Nevertheless, the fact remains that, in many countries, U.S. embassies and military installations are subject to terrorist threats by those who seek to damage American interests and assets abroad, raising the diplomatic and design challenges to even higher levels.
U.S. embassies represent an American presence in foreign countries and remain a symbol of the American government and its people. They provide services to American expatriates, foster cultural exchange among nations, and assist citizens of host nations seeking visas and U.S. travel information. Embassies are also residences and workplaces for a highly dedicated diplomatic corps of Americans working abroad.
According to architectural historian and embassy expert Jane Loeffler, in "The Identity Crisis of the American Embassy," published in the June 2000 Foreign Service Journal: "Security is about more than building stronger or more formidable buildings – it is about providing decent workplaces and residences for diplomats as part of an overall commitment to America’s overseas presence." After the 1983 Marine Headquarters bombing in Beirut, which has never been forgotten by military personnel and those who survived this attack 25 years ago, the U.S. government adopted stringent new security rules for blast-resistant design. Known as the Inman standards, after Adm. Bobby Ray Inman, who wrote the 1985 report calling for changes in embassy design and siting, these standards mandated the following criteria:
- 100–foot setback from the street or uncontrolled areas.
- Sites of 15 acres or more.
- Locations far from downtown (often required to find sites of 15 acres).
- Reduced use of glass, defined as a maximum window-to-wall ratio of 15 percent.
At the time, Inman recommended replacing or renovating buildings at 126 posts within 7 years. After the simultaneous 1998 embassy bombings in Tanzania and Kenya, the U.S. Department of State determined that more than 85 percent of diplomatic facilities did not meet security standards and were vulnerable to terrorist attack. Some were closed and the posts were relocated to other facilities.
According to the January 2008 GAO report (http://www.gao.gov/new.items/d08162.pdf), the State Department’s Bureau of Overseas Buildings Operations (OBO) has since replaced or upgraded security at many embassies, but for a variety of reasons, others will not be replaced in the near future.
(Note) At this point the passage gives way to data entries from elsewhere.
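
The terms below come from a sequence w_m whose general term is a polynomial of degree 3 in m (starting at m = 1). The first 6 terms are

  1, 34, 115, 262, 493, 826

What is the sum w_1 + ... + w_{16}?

1st diffs: 33, 81, 147, 231, 333.
2nd diffs: 48, 66, 84, 102.
3rd diffs: 18, 18, 18 (constant).
So w_m = 3m^3 + 6m^2 - 6m - 2.
Continuing: …, 1279, 1870, 2617, 3538, …, w_{16} = 13726.
Summing m = 1..16 (16 terms) gives 63616.

63616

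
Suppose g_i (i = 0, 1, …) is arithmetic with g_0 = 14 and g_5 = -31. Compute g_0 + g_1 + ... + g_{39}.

Common difference d = (-31 - 14) / (5 - 0) = -9.
g_i = 14 + (i - 0)·(-9).
g_{39} = -337; S = 40·(14 + (-337))/2 = -6460.

-6460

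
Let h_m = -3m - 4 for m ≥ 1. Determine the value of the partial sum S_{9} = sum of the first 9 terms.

Over m = 1..9: Σm = 45.
Total = (-3)·45 + (-4)·9 = -171.

-171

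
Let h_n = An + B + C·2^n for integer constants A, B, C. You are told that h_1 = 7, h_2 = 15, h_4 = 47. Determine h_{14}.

32823

At n = 1, 2, 4: A + B + 2C = 7; 2A + B + 4C = 15; 4A + B + 16C = 47.
Subtracting the first from the second: A + 2C = 8.
Subtracting the second from the third: 2A + 12C = 32.
Solving: C = 2, A = 4, then B = -1.
Hence h_{14} = 4·14 + (-1) + 2·16384 = 32823.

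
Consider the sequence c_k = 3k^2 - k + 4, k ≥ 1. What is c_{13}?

498

c_{13} = 3·13^2 - 1·13 + 4 = 498.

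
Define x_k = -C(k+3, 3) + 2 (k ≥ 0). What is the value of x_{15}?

-814

C(18, 3) = 816, so x_{15} = -814.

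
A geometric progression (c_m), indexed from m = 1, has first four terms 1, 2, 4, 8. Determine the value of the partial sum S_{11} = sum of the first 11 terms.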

In some instances, site conditions prevented embassies from compliance with recommended security standards. A number of posts are located in urban areas and are unable to achieve a 100–foot standoff, or setback distance, to mitigate the impact of vehicle bombs and IEDs. Other, older structures are unable to support forced entry/ballistic resistant windows. As a result, says the report, many buildings, and their occupants, the vast majority of whom are Americans, may remain vulnerable to attack.
Thus, OBO has undertaken a $140 million–per–year effort for its Compound Security Upgrade Program (CSUP). Using the Inman standards as a basis, the Secure Embassy Construction and Counterterrorism Act of 1999 requires five key security criteria, which address blast resistant design and construction:
- 100–foot setbacks from streets and uncontrolled areas to protect buildings from blasts.
- High–perimeter walls and fences that are difficult to climb, protecting the compound by deterring attackers on foot.
- Anti–ram barriers to prevent vehicles from breaching the facility perimeter, getting close to the building, and detonating a bomb.
- Blast–resistant construction techniques and materials, such as reinforced concrete and steel construction and blast-resistant windows.
- Controlled access of pedestrians and vehicles at the perimeter of a compound.